Carbon monoxide, which claimed the life of a 3-year-old Detroit boy last week, is responsible for more than 500 deaths annually, many of them this time of year when people are trying to keep warm.

But there are steps homeowners can take to reduce the risk of death or illness as a result of the gas.

Dr. Howard Klausner, director of Henry Ford Hospital’s emergency medicine department, said faulty furnaces often are the culprit, so homeowners should get their furnaces checked and cleaned every year.

“The other major cause is kerosene or other space heaters used in a confined area,” Klausner said. “We do see carbon monoxide throughout the year, but it’s certainly more common in the winter.”

His advice comes on the heels of the Nov. 18 death of Johnny Smith after the odorless, colorless gas filled his house on the 9200 block of Pinehurst. His mother and three siblings were hospitalized and released after the incident.

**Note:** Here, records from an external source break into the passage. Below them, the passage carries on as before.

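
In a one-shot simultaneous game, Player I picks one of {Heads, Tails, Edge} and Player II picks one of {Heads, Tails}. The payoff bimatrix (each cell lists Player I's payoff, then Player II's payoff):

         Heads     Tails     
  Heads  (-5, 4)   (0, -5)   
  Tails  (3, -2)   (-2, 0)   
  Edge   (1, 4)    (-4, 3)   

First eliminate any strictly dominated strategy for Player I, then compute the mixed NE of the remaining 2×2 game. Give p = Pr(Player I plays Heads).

Player I's strategy Edge is strictly dominated by Tails: 3 > 1 and -2 > -4. Eliminate Edge.
For Player II to be willing to mix, Player II must be indifferent between Heads and Tails, which pins down Player I's mix.
  Player II's payoff from Heads: p·4 + (1−p)·(-2) = 6p - 2
  Player II's payoff from Tails: p·(-5) + (1−p)·0 = -5p
  6p - 2 = -5p  ⇒  11p = 2  ⇒  p = 2/11.

p = 2/11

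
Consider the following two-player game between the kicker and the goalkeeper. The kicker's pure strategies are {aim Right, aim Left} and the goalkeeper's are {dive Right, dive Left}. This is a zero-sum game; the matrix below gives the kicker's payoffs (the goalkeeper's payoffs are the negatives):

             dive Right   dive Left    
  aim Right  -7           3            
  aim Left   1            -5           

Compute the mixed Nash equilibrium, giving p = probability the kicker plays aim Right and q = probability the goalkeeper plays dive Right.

p = 3/8, q = 1/2

Set the goalkeeper's expected payoff from dive Right equal to that from dive Left:
  the goalkeeper's payoff from dive Right: p·7 + (1−p)·(-1) = 8p - 1
  the goalkeeper's payoff from dive Left: p·(-3) + (1−p)·5 = -8p + 5
  8p - 1 = -8p + 5  ⇒  16p = 6  ⇒  p = 3/8.
Set the kicker's expected payoff from aim Right equal to that from aim Left:
  the kicker's payoff from aim Right: q·(-7) + (1−q)·3 = -10q + 3
  the kicker's payoff from aim Left: q·1 + (1−q)·(-5) = 6q - 5
  -10q + 3 = 6q - 5  ⇒  -16q = -8  ⇒  q = 1/2.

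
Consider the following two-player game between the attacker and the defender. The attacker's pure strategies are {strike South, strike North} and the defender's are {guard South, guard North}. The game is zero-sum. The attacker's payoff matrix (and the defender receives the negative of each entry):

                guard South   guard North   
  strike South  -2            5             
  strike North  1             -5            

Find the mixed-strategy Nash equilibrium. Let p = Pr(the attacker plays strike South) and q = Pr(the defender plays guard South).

p = 6/13, q = 10/13

In a mixed equilibrium the defender is indifferent between guard South and guard North; this condition fixes p.
  the defender's payoff to guard South: p·2 + (1−p)·(-1) = 3p - 1
  the defender's payoff to guard North: p·(-5) + (1−p)·5 = -10p + 5
  3p - 1 = -10p + 5  ⇒  13p = 6  ⇒  p = 6/13.
In a mixed equilibrium the attacker is indifferent between strike South and strike North; this condition fixes q.
  the attacker's payoff to strike South: q·(-2) + (1−q)·5 = -7q + 5
  the attacker's payoff to strike North: q·1 + (1−q)·(-5) = 6q - 5
  -7q + 5 = 6q - 5  ⇒  -13q = -10  ⇒  q = 10/13.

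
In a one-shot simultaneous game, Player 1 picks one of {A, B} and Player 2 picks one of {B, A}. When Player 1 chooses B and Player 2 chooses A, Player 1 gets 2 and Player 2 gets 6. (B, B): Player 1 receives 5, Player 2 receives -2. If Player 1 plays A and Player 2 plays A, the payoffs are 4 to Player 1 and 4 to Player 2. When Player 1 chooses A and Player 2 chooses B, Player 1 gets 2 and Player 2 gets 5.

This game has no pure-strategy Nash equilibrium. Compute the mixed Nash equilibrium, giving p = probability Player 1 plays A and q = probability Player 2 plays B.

Player 1's mix must leave Player 2 indifferent between B and A.
  Player 2's payoff from B: p·5 + (1−p)·(-2) = 7p - 2
  Player 2's payoff from A: p·4 + (1−p)·6 = -2p + 6
  7p - 2 = -2p + 6  ⇒  9p = 8  ⇒  p = 8/9.
In a mixed equilibrium Player 1 is indifferent between A and B; this condition fixes q.
  Player 1's expected payoff from A: q·2 + (1−q)·4 = -2q + 4
  Player 1's expected payoff from B: q·5 + (1−q)·2 = 3q + 2
  -2q + 4 = 3q + 2  ⇒  -5q = -2  ⇒  q = 2/5.

p = 8/9, q = 2/5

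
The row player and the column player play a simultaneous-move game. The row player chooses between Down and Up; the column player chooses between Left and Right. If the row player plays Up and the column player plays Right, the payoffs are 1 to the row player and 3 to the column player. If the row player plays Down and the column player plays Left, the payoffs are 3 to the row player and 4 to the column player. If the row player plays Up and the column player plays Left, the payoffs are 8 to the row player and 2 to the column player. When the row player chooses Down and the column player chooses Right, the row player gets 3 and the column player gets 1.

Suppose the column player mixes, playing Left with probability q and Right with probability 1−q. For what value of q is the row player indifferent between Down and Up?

q = 2/7

For the row player to be willing to mix, the row player must be indifferent between Down and Up, which pins down the column player's mix.
  the row player's payoff to Down: q·3 + (1−q)·3 = 3
  the row player's payoff to Up: q·8 + (1−q)·1 = 7q + 1
  3 = 7q + 1  ⇒  -7q = -2  ⇒  q = 2/7.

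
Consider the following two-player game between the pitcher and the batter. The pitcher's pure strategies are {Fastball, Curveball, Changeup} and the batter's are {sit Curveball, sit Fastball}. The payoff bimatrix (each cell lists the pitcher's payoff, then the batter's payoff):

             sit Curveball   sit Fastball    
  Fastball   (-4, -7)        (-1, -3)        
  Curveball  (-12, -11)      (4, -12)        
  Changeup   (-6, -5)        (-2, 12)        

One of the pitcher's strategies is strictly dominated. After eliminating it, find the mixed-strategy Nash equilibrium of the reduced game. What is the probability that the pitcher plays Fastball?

p = 1/5

The pitcher's strategy Changeup is strictly dominated by Fastball: -4 > -6 and -1 > -2. Eliminate Changeup.
The pitcher's mix must leave the batter indifferent between sit Curveball and sit Fastball.
  the batter's expected payoff from sit Curveball: p·(-7) + (1−p)·(-11) = 4p - 11
  the batter's expected payoff from sit Fastball: p·(-3) + (1−p)·(-12) = 9p - 12
  4p - 11 = 9p - 12  ⇒  -5p = -1  ⇒  p = 1/5.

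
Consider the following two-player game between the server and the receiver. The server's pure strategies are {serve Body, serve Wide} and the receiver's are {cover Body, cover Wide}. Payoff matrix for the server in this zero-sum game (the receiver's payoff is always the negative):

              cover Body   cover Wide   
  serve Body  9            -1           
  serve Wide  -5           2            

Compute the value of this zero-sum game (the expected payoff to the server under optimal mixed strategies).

v = 13/17

The receiver's mix must leave the server indifferent between serve Body and serve Wide.
  the server's payoff from serve Body: q·9 + (1−q)·(-1) = 10q - 1
  the server's payoff from serve Wide: q·(-5) + (1−q)·2 = -7q + 2
  10q - 1 = -7q + 2  ⇒  17q = 3  ⇒  q = 3/17.
The value is the server's expected payoff against this mix (using serve Body): (3/17)·9 + (14/17)·(-1) = 13/17.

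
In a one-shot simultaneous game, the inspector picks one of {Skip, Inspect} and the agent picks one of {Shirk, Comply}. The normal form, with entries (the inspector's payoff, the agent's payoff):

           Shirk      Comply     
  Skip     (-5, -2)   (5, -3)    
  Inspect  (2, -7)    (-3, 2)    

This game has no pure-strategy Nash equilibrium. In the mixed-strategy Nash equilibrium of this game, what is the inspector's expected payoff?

The agent's mix must leave the inspector indifferent between Skip and Inspect.
  the inspector's expected payoff from Skip: q·(-5) + (1−q)·5 = -10q + 5
  the inspector's expected payoff from Inspect: q·2 + (1−q)·(-3) = 5q - 3
  -10q + 5 = 5q - 3  ⇒  -15q = -8  ⇒  q = 8/15.
At equilibrium the inspector is indifferent across rows, so the inspector's payoff equals the payoff from Skip: (8/15)·(-5) + (7/15)·5 = -1/3.

-1/3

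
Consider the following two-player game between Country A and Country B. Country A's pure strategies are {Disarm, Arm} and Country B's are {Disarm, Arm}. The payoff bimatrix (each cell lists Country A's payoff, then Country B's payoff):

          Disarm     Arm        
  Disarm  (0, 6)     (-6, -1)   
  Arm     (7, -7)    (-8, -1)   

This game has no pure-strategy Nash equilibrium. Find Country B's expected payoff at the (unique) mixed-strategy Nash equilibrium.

-1

For Country B to be willing to mix, Country B must be indifferent between Disarm and Arm, which pins down Country A's mix.
  Country B's payoff from Disarm: p·6 + (1−p)·(-7) = 13p - 7
  Country B's payoff from Arm: p·(-1) + (1−p)·(-1) = -1
  13p - 7 = -1  ⇒  13p = 6  ⇒  p = 6/13.
At equilibrium Country B is indifferent across columns, so Country B's payoff equals the payoff from Disarm: (6/13)·6 + (7/13)·(-7) = -1.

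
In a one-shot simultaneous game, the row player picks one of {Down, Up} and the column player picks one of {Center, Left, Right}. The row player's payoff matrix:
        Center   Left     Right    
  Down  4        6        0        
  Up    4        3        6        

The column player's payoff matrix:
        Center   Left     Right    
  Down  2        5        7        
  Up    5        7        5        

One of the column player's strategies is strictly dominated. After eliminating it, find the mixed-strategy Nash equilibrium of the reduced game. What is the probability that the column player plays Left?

The column player's strategy Center is strictly dominated by Left: 5 > 2 and 7 > 5. Eliminate Center.
The row player's indifference between Down and Up determines the column player's mixing probability q:
  the row player's payoff to Down: q·6 + (1−q)·0 = 6q
  the row player's payoff to Up: q·3 + (1−q)·6 = -3q + 6
  6q = -3q + 6  ⇒  9q = 6  ⇒  q = 2/3.

q = 2/3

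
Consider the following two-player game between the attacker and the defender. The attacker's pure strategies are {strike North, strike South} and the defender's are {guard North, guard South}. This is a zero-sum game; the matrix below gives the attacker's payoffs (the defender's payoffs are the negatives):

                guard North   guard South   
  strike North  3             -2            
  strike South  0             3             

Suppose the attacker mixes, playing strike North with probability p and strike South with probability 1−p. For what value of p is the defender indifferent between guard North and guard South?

p = 3/8

The defender's indifference between guard North and guard South determines the attacker's mixing probability p:
  the defender's payoff to guard North: p·(-3) + (1−p)·0 = -3p
  the defender's payoff to guard South: p·2 + (1−p)·(-3) = 5p - 3
  -3p = 5p - 3  ⇒  -8p = -3  ⇒  p = 3/8.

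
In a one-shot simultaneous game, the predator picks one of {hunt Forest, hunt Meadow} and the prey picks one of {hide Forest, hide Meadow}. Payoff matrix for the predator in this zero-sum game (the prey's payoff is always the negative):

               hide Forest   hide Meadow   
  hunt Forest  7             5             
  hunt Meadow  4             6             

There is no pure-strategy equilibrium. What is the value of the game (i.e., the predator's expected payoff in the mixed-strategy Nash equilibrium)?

Set the predator's expected payoff from hunt Forest equal to that from hunt Meadow:
  the predator's payoff from hunt Forest: q·7 + (1−q)·5 = 2q + 5
  the predator's payoff from hunt Meadow: q·4 + (1−q)·6 = -2q + 6
  2q + 5 = -2q + 6  ⇒  4q = 1  ⇒  q = 1/4.
The value is the predator's expected payoff against this mix (using hunt Forest): (1/4)·7 + (3/4)·5 = 11/2.

v = 11/2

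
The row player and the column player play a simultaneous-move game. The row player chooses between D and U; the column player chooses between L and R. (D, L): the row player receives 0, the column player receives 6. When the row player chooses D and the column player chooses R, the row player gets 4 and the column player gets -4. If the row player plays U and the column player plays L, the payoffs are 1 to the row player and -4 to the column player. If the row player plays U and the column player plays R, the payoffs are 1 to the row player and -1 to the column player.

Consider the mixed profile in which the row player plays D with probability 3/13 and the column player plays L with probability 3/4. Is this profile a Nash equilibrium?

Yes

Check the column player's indifference given the row player's mix p = 3/13:
  payoff from L = -22/13; payoff from R = -22/13 — equal.
Check the row player's indifference given the column player's mix q = 3/4:
  payoff from D = 1; payoff from U = 1 — equal.
Both players are indifferent, so neither can profitably deviate.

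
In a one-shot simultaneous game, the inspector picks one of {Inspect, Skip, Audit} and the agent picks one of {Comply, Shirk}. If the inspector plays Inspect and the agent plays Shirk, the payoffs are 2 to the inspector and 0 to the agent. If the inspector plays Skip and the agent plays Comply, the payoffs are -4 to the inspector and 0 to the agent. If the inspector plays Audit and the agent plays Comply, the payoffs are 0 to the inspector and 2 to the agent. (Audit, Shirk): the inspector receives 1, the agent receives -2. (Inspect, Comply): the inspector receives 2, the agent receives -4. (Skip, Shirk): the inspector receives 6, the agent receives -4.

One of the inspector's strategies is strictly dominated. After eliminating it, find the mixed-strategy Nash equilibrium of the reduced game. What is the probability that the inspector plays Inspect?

The inspector's strategy Audit is strictly dominated by Inspect: 2 > 0 and 2 > 1. Eliminate Audit.
For the agent to be willing to mix, the agent must be indifferent between Comply and Shirk, which pins down the inspector's mix.
  the agent's payoff from Comply: p·(-4) + (1−p)·0 = -4p
  the agent's payoff from Shirk: p·0 + (1−p)·(-4) = 4p - 4
  -4p = 4p - 4  ⇒  -8p = -4  ⇒  p = 1/2.

p = 1/2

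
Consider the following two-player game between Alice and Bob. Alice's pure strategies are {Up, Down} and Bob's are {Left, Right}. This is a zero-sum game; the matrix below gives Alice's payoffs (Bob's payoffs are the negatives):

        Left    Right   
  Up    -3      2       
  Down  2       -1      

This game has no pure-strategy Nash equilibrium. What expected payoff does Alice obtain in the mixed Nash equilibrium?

1/8

Bob's mix must leave Alice indifferent between Up and Down.
  Alice's expected payoff from Up: q·(-3) + (1−q)·2 = -5q + 2
  Alice's expected payoff from Down: q·2 + (1−q)·(-1) = 3q - 1
  -5q + 2 = 3q - 1  ⇒  -8q = -3  ⇒  q = 3/8.
At equilibrium Alice is indifferent across rows, so Alice's payoff equals the payoff from Up: (3/8)·(-3) + (5/8)·2 = 1/8.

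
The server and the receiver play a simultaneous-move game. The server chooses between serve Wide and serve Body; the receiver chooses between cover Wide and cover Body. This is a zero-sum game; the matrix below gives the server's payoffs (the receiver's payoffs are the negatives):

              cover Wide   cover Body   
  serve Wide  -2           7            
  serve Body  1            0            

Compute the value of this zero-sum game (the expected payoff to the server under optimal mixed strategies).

v = 7/10

For the server to be willing to mix, the server must be indifferent between serve Wide and serve Body, which pins down the receiver's mix.
  the server's payoff to serve Wide: q·(-2) + (1−q)·7 = -9q + 7
  the server's payoff to serve Body: q·1 + (1−q)·0 = q
  -9q + 7 = q  ⇒  -10q = -7  ⇒  q = 7/10.
The value is the server's expected payoff against this mix (using serve Wide): (7/10)·(-2) + (3/10)·7 = 7/10.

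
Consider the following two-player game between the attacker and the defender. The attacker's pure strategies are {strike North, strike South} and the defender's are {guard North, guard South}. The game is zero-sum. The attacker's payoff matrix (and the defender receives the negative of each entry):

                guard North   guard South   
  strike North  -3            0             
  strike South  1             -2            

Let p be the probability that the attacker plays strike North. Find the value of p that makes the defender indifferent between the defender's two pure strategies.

The defender's indifference between guard North and guard South determines the attacker's mixing probability p:
  the defender's payoff from guard North: p·3 + (1−p)·(-1) = 4p - 1
  the defender's payoff from guard South: p·0 + (1−p)·2 = -2p + 2
  4p - 1 = -2p + 2  ⇒  6p = 3  ⇒  p = 1/2.

p = 1/2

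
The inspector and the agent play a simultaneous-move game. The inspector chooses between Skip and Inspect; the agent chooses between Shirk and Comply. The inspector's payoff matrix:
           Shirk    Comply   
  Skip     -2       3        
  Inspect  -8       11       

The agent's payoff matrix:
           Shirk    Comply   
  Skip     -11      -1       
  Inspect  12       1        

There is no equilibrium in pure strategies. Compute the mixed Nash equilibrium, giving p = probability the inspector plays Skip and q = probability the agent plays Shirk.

p = 11/21, q = 4/7

For the agent to be willing to mix, the agent must be indifferent between Shirk and Comply, which pins down the inspector's mix.
  the agent's payoff from Shirk: p·(-11) + (1−p)·12 = -23p + 12
  the agent's payoff from Comply: p·(-1) + (1−p)·1 = -2p + 1
  -23p + 12 = -2p + 1  ⇒  -21p = -11  ⇒  p = 11/21.
In a mixed equilibrium the inspector is indifferent between Skip and Inspect; this condition fixes q.
  the inspector's payoff to Skip: q·(-2) + (1−q)·3 = -5q + 3
  the inspector's payoff to Inspect: q·(-8) + (1−q)·11 = -19q + 11
  -5q + 3 = -19q + 11  ⇒  14q = 8  ⇒  q = 4/7.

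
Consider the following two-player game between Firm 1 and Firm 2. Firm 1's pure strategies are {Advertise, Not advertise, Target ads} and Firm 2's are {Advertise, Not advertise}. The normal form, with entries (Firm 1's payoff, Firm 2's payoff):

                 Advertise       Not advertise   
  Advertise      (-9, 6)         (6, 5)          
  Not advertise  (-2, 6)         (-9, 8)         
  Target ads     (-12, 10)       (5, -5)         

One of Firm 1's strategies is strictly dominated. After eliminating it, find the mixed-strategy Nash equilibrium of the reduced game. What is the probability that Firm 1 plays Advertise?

Firm 1's strategy Target ads is strictly dominated by Advertise: -9 > -12 and 6 > 5. Eliminate Target ads.
Firm 1's mix must leave Firm 2 indifferent between Advertise and Not advertise.
  Firm 2's payoff to Advertise: p·6 + (1−p)·6 = 6
  Firm 2's payoff to Not advertise: p·5 + (1−p)·8 = -3p + 8
  6 = -3p + 8  ⇒  3p = 2  ⇒  p = 2/3.

p = 2/3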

DTE Energy spokesman John Austerberry said company officials checked out the house and determined it was the furnace that caused the elevated carbon monoxide levels.

More than 500 Americans die of accidental carbon-monoxide poisoning every year, according to the Centers for Disease Control and Prevention. Among the symptoms are headache, dizziness, nausea, vomiting, chest pain, weakness and confusion.

Carbon monoxide leaks usually are caused by a fractured heat exchanger — the part of the furnace that transfers the heat; holes in the vent pipe between the furnace and the chimney, or an improperly vented water heater, said Ari Byer, owner of Beyer Heating in Ferndale.

“Once there’s a crack, carbon monoxide is emitted into your home instead of being vented through your chimney,” he said. “That’s the silent killer.”